Ed Porter. That was the man’s name. The one who lived out of the way in Stryker, a blip on the map that made Fortine look like Missoula, and Eureka like Las Vegas. He was an inspector for the Railway Administration, or had been. I’d run into him once on a hunt, and shared a conversation over some fresh venison backstrap. His job, as he’d explained it, consisted mostly of tooling up and down the tracks between his home base and Missoula, verifying that the private operators were living up to their commitments to keep the line safe and maintained. All he had to do, as he put it, was avoid being on the track at the same time as some thousand ton monster fully able to obliterate him.

And this was his ride. Parked just outside his small house a few hundred feet from the siding off the main track. A three hour walk through the grey woods had brought me here. I looked through the window and saw the keys in the cup holder hanging from the heater vent, but I didn’t open the most certainly unlocked driver’s door. Not yet. I had something else to do first. Inside.

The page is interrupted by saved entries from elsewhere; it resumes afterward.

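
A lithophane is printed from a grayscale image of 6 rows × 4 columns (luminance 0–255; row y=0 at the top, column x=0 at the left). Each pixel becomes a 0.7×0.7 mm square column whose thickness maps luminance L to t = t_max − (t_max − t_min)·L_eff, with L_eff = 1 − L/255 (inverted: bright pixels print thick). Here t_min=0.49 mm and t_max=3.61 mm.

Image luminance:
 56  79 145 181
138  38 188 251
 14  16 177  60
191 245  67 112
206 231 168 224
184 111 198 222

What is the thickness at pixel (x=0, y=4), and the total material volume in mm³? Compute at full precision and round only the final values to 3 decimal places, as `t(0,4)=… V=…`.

t(0,4)=3.010 V=26.758

span = t_max - t_min = 3.61 - 0.49 = 3.120
L(0,4) = 206, L_eff = 1 - 206/255 = 0.192157 (inverted)
t(0,4) = 3.61 - 3.120·0.192157 = 3.010
Σt over all 6·4 pixels = 54.608
V = pitch²·Σt = 0.7²·54.608 = 26.758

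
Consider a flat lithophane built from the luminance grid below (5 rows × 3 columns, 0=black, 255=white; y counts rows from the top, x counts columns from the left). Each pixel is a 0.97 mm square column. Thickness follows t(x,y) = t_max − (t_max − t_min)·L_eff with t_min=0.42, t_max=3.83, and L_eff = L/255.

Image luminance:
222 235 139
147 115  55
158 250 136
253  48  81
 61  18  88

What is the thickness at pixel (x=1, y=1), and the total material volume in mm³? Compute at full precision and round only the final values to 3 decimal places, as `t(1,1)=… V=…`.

t(1,1)=2.292 V=28.815

span = t_max - t_min = 3.83 - 0.42 = 3.410
L(1,1) = 115, L_eff = 115/255 = 0.450980
t(1,1) = 3.83 - 3.410·0.450980 = 2.292
Σt over all 5·3 pixels = 45937/1500 ≈ 30.6246667
V = pitch²·Σt = 0.97²·45937/1500 = 28.815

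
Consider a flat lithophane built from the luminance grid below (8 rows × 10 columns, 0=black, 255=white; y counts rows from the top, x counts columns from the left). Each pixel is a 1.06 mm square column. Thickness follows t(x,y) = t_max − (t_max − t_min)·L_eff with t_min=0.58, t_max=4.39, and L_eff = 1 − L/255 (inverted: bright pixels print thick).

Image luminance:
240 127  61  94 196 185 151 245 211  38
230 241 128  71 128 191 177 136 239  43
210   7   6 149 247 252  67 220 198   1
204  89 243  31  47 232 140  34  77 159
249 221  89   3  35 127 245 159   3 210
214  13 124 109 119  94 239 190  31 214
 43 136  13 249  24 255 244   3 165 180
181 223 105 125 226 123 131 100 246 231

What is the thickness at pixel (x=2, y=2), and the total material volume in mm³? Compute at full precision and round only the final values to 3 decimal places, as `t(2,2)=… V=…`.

span = t_max - t_min = 4.39 - 0.58 = 3.810
L(2,2) = 6, L_eff = 1 - 6/255 = 0.976471 (inverted)
t(2,2) = 4.39 - 3.810·0.976471 = 0.670
Σt over all 8·10 pixels = 461693/2125 ≈ 217.2672941
V = pitch²·Σt = 1.06²·461693/2125 = 244.122

t(2,2)=0.670 V=244.122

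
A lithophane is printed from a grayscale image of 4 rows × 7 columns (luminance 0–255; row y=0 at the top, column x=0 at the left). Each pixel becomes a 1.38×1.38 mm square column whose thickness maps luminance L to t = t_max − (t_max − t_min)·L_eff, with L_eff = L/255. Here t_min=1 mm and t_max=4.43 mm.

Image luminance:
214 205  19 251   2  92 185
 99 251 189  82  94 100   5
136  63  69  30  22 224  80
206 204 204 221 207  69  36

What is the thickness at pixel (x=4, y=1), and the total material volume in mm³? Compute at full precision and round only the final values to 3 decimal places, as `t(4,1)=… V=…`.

span = t_max - t_min = 4.43 - 1 = 3.430
L(4,1) = 94, L_eff = 94/255 = 0.368627
t(4,1) = 4.43 - 3.430·0.368627 = 3.166
Σt over all 4·7 pixels = 1942283/25500 ≈ 76.1679608
V = pitch²·Σt = 1.38²·1942283/25500 = 145.054

t(4,1)=3.166 V=145.054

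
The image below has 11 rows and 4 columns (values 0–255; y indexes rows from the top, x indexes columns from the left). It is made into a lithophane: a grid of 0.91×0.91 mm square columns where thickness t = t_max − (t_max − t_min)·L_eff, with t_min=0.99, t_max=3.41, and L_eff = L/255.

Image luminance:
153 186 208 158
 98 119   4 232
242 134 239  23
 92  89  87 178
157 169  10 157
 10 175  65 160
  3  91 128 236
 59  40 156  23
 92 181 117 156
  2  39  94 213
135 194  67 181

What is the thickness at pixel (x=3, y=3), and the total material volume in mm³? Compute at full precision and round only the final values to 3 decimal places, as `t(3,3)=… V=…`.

span = t_max - t_min = 3.41 - 0.99 = 2.420
L(3,3) = 178, L_eff = 178/255 = 0.698039
t(3,3) = 3.41 - 2.420·0.698039 = 1.721
Σt over all 11·4 pixels = 210903/2125 ≈ 99.2484706
V = pitch²·Σt = 0.91²·210903/2125 = 82.188

t(3,3)=1.721 V=82.188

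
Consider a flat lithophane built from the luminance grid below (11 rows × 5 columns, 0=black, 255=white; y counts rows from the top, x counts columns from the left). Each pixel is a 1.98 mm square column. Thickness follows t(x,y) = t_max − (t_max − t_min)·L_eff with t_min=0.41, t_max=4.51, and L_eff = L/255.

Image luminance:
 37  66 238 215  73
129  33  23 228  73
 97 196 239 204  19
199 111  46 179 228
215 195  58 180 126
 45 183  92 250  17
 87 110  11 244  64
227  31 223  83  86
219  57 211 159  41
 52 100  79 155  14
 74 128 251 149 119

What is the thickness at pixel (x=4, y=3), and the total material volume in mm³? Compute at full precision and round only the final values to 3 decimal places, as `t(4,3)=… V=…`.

span = t_max - t_min = 4.51 - 0.41 = 4.100
L(4,3) = 228, L_eff = 228/255 = 0.894118
t(4,3) = 4.51 - 4.100·0.894118 = 0.844
Σt over all 11·5 pixels = 693679/5100 ≈ 136.0154902
V = pitch²·Σt = 1.98²·693679/5100 = 533.235

t(4,3)=0.844 V=533.235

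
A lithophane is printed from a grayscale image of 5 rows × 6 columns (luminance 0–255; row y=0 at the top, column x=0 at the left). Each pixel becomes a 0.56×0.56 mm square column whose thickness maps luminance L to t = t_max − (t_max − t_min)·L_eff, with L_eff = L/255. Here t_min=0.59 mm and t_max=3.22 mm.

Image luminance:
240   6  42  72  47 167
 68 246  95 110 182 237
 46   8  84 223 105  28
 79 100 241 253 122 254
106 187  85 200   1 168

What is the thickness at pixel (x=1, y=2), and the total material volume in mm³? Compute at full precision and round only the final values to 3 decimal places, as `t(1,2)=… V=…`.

span = t_max - t_min = 3.22 - 0.59 = 2.630
L(1,2) = 8, L_eff = 8/255 = 0.031373
t(1,2) = 3.22 - 2.630·0.031373 = 3.137
Σt over all 5·6 pixels = 731687/12750 ≈ 57.3872157
V = pitch²·Σt = 0.56²·731687/12750 = 17.997

t(1,2)=3.137 V=17.997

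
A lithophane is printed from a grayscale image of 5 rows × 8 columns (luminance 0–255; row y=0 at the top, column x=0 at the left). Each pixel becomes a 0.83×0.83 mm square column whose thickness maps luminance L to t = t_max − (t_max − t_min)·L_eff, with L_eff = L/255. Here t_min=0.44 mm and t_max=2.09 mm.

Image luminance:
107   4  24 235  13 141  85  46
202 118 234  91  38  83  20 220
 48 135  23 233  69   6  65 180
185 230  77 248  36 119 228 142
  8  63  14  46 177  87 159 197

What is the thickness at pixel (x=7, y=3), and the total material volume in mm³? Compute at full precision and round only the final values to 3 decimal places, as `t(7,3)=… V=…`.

t(7,3)=1.171 V=37.818

span = t_max - t_min = 2.09 - 0.44 = 1.650
L(7,3) = 142, L_eff = 142/255 = 0.556863
t(7,3) = 2.09 - 1.650·0.556863 = 1.171
Σt over all 5·8 pixels = 23331/425 ≈ 54.8964706
V = pitch²·Σt = 0.83²·23331/425 = 37.818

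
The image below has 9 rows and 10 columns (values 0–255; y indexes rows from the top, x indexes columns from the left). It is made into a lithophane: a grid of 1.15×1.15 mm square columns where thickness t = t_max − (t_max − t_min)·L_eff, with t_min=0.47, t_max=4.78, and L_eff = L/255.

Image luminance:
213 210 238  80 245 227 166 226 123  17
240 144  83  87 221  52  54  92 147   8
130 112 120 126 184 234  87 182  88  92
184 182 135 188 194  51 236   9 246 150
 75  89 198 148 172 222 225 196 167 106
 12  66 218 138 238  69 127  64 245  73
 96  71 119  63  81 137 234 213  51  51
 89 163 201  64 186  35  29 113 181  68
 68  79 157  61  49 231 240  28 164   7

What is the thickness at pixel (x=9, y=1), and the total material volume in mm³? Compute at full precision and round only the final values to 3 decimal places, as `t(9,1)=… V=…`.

span = t_max - t_min = 4.78 - 0.47 = 4.310
L(9,1) = 8, L_eff = 8/255 = 0.031373
t(9,1) = 4.78 - 4.310·0.031373 = 4.645
Σt over all 9·10 pixels = 290336/1275 ≈ 227.7145098
V = pitch²·Σt = 1.15²·290336/1275 = 301.152

t(9,1)=4.645 V=301.152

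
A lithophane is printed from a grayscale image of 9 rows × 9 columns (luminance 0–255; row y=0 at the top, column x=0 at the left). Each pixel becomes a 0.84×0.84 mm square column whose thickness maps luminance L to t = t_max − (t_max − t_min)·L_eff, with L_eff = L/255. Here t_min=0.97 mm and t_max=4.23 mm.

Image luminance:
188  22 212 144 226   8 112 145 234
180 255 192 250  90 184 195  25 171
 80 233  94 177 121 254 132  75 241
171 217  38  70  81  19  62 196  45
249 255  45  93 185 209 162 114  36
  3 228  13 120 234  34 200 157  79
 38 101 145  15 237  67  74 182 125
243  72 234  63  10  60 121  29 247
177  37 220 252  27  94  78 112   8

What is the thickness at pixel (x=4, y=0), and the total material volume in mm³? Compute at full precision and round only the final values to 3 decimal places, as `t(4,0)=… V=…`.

span = t_max - t_min = 4.23 - 0.97 = 3.260
L(4,0) = 226, L_eff = 226/255 = 0.886275
t(4,0) = 4.23 - 3.260·0.886275 = 1.341
Σt over all 9·9 pixels = 1757989/8500 ≈ 206.8222353
V = pitch²·Σt = 0.84²·1757989/8500 = 145.934

t(4,0)=1.341 V=145.934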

I turned to Ed’s house, white paint peeling in places. New shingles stark like islands surrounded by old roofing, some personal repair handiwork evident. Hesitation stalled me from mounting the front steps. What I might find inside held me back momentarily. But the horror of Ed Porter in death was not all that stalled me.

I was tired. Exhausted. Not from mere physical exertion. It was beyond that. It was almost...spiritual. Inside I felt increasingly hollow, the emptiness deepening with each step I took away from the man I’d been and toward the person I needed to be.

Or was choosing to be.

I had killed. More than once. And now I was going to kill again, without any moral argument against what I’d planned coming to mind. It was that far I’d come. How much I’d changed. On the hike from my refuge to Stryker I wondered on that, and on just how many degrees difference there were between what Major Layton was, and what I was becoming. He killed. I killed. There was the point of motive to consider. I knew that. But the end result, an acceptance of killing as a necessity, seemed hardly distinct at all. People were going to die at my hand, the Major among them, hopefully, and I was okay with that.